Rosjanie to jednak mają rozmach. Jeden z nich najpierw ukradł pojazd opancerzony, później wjechał nim we frontową szybę sklepu tylko po to, by ukraść… wino.
DTKY-5AW4AAF1Up.jpg large.jpg

Ułańska fantazja Rosjan i Polaków nigdy nie przestanie nas zadziwiać. A zwłaszcza Rosjan z wszelkiej maści „pipidówek” z dala od cywilizacji, którzy często nie mają co robić, jak tylko walić wódę i robić rozróby. Tak jak ten Rosjanin z miejscowości Apatity na Kole Podbiegunowym, niedaleko Murmańska.

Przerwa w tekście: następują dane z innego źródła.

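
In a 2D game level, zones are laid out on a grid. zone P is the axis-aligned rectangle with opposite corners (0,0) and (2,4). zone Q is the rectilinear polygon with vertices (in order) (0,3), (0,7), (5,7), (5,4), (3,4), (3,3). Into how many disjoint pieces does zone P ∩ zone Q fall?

zone P ∩ zone Q is a single connected region.

1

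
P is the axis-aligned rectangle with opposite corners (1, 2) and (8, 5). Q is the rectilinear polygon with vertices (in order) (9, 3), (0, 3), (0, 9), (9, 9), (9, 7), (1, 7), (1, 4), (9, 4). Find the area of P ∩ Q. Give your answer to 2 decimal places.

7.00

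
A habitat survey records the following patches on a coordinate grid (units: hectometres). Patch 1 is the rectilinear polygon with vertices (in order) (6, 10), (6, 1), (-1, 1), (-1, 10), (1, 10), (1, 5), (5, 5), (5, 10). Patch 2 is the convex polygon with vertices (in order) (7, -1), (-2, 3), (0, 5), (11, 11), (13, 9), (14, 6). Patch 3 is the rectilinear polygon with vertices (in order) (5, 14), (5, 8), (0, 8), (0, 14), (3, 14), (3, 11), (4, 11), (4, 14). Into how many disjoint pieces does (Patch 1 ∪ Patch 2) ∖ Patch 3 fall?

1

(Patch 1 ∪ Patch 2) ∖ Patch 3 is a single connected region.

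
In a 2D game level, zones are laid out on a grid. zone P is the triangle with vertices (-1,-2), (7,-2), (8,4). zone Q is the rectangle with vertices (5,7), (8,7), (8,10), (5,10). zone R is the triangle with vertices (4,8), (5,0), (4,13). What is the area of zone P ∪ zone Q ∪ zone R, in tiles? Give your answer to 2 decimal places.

35.42

By inclusion–exclusion:
Individual areas: |zone P| = 24, |zone Q| = 9, |zone R| = 2.5.
|zone P∩zone Q| = 0.
|zone P∩zone R| = 0.0844.
|zone Q∩zone R| = 0.
|zone P∩zone Q∩zone R| = 0.
|zone P ∪ zone Q ∪ zone R| = 35.5 − 0.0844 + 0 = 35.42.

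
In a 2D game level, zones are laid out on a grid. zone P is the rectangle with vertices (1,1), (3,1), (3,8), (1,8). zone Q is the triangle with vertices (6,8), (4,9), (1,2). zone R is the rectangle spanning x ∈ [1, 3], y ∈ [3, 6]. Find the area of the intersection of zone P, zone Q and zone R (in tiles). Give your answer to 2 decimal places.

1.97

The intersection is the polygon with vertices (1.833,3), (1.429,3), (2.714,6), (3,6), (3,4.4).
By the shoelace formula its area is 1.97.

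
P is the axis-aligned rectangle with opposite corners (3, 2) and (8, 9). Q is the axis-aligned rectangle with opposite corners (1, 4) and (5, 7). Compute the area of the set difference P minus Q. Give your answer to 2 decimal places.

29.00

|P∩Q|: x∈[3,5], y∈[4,7] → 2·3 = 6.
|P| = 35.
|P ∖ Q| = |P| − |P∩Q| = 35 − 6 = 29.00.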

Facet, oczywiście pijany, włamał się do lokalnej szkoły wojskowej i zajumał stamtąd pojazd opancerzony. Jakby tego było mało, urządził sobie nim mały rajd po ulicach miasteczka, zmiażdżył jeden z zaparkowanych na ulicy samochodów, a na koniec wbił się w witrynę jednego ze sklepów. Później gość zatoczył się kilka razy, wszedł do wspomnianego sklepu i ukradł butelkę wina. Efekty tego „wojażu” możecie zobaczyć w poniższym wideo.



Skradziony pojazd opancerzony należał do lokalnej szkoły wojskowej, która uczy Rosjan technicznych i militarnych umiejętności. Na szczęście maszyna nie była uzbrojona. Co ciekawe, po zatrzymaniu pijanego Rosjanina okazało się, że to nie pierwszy raz, kiedy ukradł jakiś wojskowy sprzęt. Dosłownie kilka dni wcześniej zajumał ciężarówkę marki Kamaz z lokalnej Politechniki.

Czekamy na dalsze popisy tego pana. Co następne? Okręt podwodny?